If you make a time travel romance and incorporate a hunk like Hugh Jackman, it artificailly creates a heart seeking Cupid arrow that passes through any female defenses. Time travel is always awesome, as long as you're intelligent about it. Having an awesome bod, smoldering eyes and a funky accent helps too.
3. The Lord of the Rings was Tolkien's metaphor for the Bible. Make no mistake. Gandalf the Grey sinking into a fiery pit beneath the deepest depths of Middle Earth, essentially dying to defeat the Baalrog, and then rising from the depths, emerging as Gandalf the White, resurrected, to fight the final battle and defeat Sauron is not a coincidence.
Aslan, the Christlike character created by Tolkien's protoge, C.S. Lewis, author of such excellent books as Mere Christianity and The Screwtape letters, is not a representative of a mere fairytale religion. These books, these fantasy stories are designed to show real world consequences through wild and exciting worlds.
Unfortunately, a true fantasy geek is going to be aware of Dungeons and Dragons and Final Fantasy and other creations that turn the world of "fantasy" into a contrived place where there are always dragons and elves and mermaids and other creatures. There comes a point where these are not original ideas. They are not fictional creatures placed to create an insightful metaphor. They are simply premade tools that people use to express sickening violence.
If I have an army of minotaurs, murder 5000 mermaids while dragons breathe fire everywhere with axe wielding dwarves and ugly dwarf women mining or some other belligerent nonsense... I mean. It's just violence. Violence that is justified by the fact that these creatures aren't humans: It's alright because they're not real. haha.
Nah.
Bottom line: A. Fantasy can be used as a metaphor to shed new insight or better reveal important themes about important topics.
B. Fantasy can be dwarf on siren porn.
There's no real middle ground. There's no reason for middle ground. I think I've said enough, and have probably offended everybody here
Well you have not offended me. I think you made some good points, though they might not be popular. At any rate I always appreciate people who just come out and say it...that don't waste time sugar coating things. The truth frankly is sometimes a hard pill to swallow.
In an overly sensitive PC world it is refreshing, to me anyway, when someone is blunt and to the point.
I think a Christian should approach Magic: The Gathering and fantasy novels with their own convictions. Personally, I am not interested in either, but that's just me.
As for time travel, no problems there.
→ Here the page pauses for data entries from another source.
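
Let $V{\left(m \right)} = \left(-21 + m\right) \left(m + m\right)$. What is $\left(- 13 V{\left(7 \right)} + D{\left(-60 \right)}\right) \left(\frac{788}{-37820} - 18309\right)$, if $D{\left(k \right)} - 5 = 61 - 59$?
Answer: $- \frac{88460125712}{1891} \approx -4.678 \cdot 10^{7}$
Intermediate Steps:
$V{\left(m \right)} = 2 m \left(-21 + m\right)$ ($V{\left(m \right)} = \left(-21 + m\right) 2 m = 2 m \left(-21 + m\right)$)
$D{\left(k \right)} = 7$ ($D{\left(k \right)} = 5 + \left(61 - 59\right) = 5 + 2 = 7$)
$\left(- 13 V{\left(7 \right)} + D{\left(-60 \right)}\right) \left(\frac{788}{-37820} - 18309\right) = \left(- 13 \cdot 2 \cdot 7 \left(-21 + 7\right) + 7\right) \left(\frac{788}{-37820} - 18309\right) = \left(- 13 \cdot 2 \cdot 7 \left(-14\right) + 7\right) \left(788 \left(- \frac{1}{37820}\right) - 18309\right) = \left(\left(-13\right) \left(-196\right) + 7\right) \left(- \frac{197}{9455} - 18309\right) = \left(2548 + 7\right) \left(- \frac{173111792}{9455}\right) = 2555 \left(- \frac{173111792}{9455}\right) = - \frac{88460125712}{1891}$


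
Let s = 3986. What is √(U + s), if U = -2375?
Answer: 3*√179 ≈ 40.137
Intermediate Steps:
√(U + s) = √(-2375 + 3986) = √1611 = 3*√179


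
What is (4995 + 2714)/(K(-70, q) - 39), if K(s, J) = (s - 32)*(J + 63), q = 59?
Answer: -7709/12483 ≈ -0.61756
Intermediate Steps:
K(s, J) = (-32 + s)*(63 + J)
(4995 + 2714)/(K(-70, q) - 39) = (4995 + 2714)/((-2016 - 32*59 + 63*(-70) + 59*(-70)) - 39) = 7709/((-2016 - 1888 - 4410 - 4130) - 39) = 7709/(-12444 - 39) = 7709/(-12483) = 7709*(-1/12483) = -7709/12483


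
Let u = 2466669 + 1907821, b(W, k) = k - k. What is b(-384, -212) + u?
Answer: 4374490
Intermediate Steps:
b(W, k) = 0
u = 4374490
b(-384, -212) + u = 0 + 4374490 = 4374490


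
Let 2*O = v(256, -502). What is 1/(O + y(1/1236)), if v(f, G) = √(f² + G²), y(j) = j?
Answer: -1236/121276146959 + 1527696*√79385/121276146959 ≈ 0.0035492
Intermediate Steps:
v(f, G) = √(G² + f²)
O = √79385 (O = √((-502)² + 256²)/2 = √(252004 + 65536)/2 = √317540/2 = (2*√79385)/2 = √79385 ≈ 281.75)
1/(O + y(1/1236)) = 1/(√79385 + 1/1236) = 1/(1/1236 + √79385)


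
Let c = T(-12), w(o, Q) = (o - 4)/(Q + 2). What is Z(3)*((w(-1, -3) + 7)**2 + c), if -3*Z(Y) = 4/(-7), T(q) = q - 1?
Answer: 524/21 ≈ 24.952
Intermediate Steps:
T(q) = -1 + q
w(o, Q) = (-4 + o)/(2 + Q)
c = -13 (c = -1 - 12 = -13)
Z(Y) = 4/21 (Z(Y) = -4/(3*(-7)) = -4*(-1)/(3*7) = -1/3*(-4/7) = 4/21)
Z(3)*((w(-1, -3) + 7)**2 + c) = 4*(((-4 - 1)/(2 - 3) + 7)**2 - 13)/21 = 4*((-5/(-1) + 7)**2 - 13)/21 = 4*((-1*(-5) + 7)**2 - 13)/21 = 4*((5 + 7)**2 - 13)/21 = 4*(12**2 - 13)/21 = 4*(144 - 13)/21 = (4/21)*131 = 524/21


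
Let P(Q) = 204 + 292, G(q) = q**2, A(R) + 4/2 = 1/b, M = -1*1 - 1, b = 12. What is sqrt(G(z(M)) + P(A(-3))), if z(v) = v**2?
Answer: 16*sqrt(2) ≈ 22.627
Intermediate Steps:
M = -2 (M = -1 - 1 = -2)
A(R) = -23/12 (A(R) = -2 + 1/12 = -23/12)
P(Q) = 496
sqrt(G(z(M)) + P(A(-3))) = sqrt(((-2)**2)**2 + 496) = sqrt(4**2 + 496) = sqrt(16 + 496) = sqrt(512) = 16*sqrt(2)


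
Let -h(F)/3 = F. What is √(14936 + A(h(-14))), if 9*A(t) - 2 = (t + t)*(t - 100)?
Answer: √129554/3 ≈ 119.98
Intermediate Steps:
h(F) = -3*F
A(t) = 2/9 + 2*t*(-100 + t)/9 (A(t) = 2/9 + ((t + t)*(t - 100))/9 = 2/9 + ((2*t)*(-100 + t))/9 = 2/9 + (2*t*(-100 + t))/9 = 2/9 + 2*t*(-100 + t)/9)
√(14936 + A(h(-14))) = √(14936 + (2/9 - (-200)*(-14)/3 + 2*(-3*(-14))²/9)) = √(14936 + (2/9 - 200/9*42 + (2/9)*42²)) = √(14936 + (2/9 - 2800/3 + (2/9)*1764)) = √(14936 + (2/9 - 2800/3 + 392)) = √(14936 - 4870/9) = √(129554/9) = √129554/3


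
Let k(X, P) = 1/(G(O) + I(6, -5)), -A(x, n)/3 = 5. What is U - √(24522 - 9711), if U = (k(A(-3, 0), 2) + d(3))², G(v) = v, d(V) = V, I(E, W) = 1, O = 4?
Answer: 256/25 - √14811 ≈ -111.46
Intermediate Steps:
A(x, n) = -15 (A(x, n) = -3*5 = -15)
k(X, P) = ⅕ (k(X, P) = 1/(4 + 1) = 1/5 = ⅕)
U = 256/25 (U = (⅕ + 3)² = (16/5)² = 256/25 ≈ 10.240)
U - √(24522 - 9711) = 256/25 - √(24522 - 9711) = 256/25 - √14811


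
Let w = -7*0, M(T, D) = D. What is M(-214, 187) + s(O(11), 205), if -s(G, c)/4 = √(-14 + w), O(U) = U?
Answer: 187 - 4*I*√14 ≈ 187.0 - 14.967*I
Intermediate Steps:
w = 0
s(G, c) = -4*I*√14 (s(G, c) = -4*√(-14 + 0) = -4*I*√14)
M(-214, 187) + s(O(11), 205) = 187 - 4*I*√14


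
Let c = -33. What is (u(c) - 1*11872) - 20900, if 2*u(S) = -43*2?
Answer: -32815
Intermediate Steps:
u(S) = -43 (u(S) = (-43*2)/2 = (½)*(-86) = -43)
(u(c) - 1*11872) - 20900 = (-43 - 1*11872) - 20900 = (-43 - 11872) - 20900 = -11915 - 20900 = -32815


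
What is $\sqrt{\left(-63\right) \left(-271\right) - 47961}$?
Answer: $6 i \sqrt{858} \approx 175.75 i$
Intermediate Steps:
$\sqrt{\left(-63\right) \left(-271\right) - 47961} = \sqrt{17073 - 47961} = \sqrt{-30888} = 6 i \sqrt{858}$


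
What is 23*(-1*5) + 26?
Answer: -89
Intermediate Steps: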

We time travel all the time, just only in one direction: into the future. :laugh:
Fantasy card games have very little appeal to me personally, but I don't see any inherent harm in them as long as they don't become more than a hobby or pastime.
Fantasy novels are beneficial, in that they can subtly get a truth message across by changing the setting of "reality" into an imagined realm to be explored by the reader... thus getting the reader to explore some deeper meaning (if the novels are written with that intention). Again, helpful if they have meaning and unhelpful if it's sheer entertainment in which to get caught up.
Now, time travel... I'm going to go ahead and say it's impossible to travel anywhere but forward at the regulated speed which we are constantly traveling at. Why? Because if time travel were ever to be invented, surely it would have been invented ALREADY, as in, the future time travelers would likely have come back in time already. So, because they haven't (or it's an incredibly well guarded cover-up), I'm pretty sure they won't and that time travel will therefore never exist.
Plus, it doesn't seem to be consistent with the sovereignty of God's timing of when to place each of us in history. If he wanted us to be in a different time, we would have been born there and then, not here and now (or then; whenever you were born).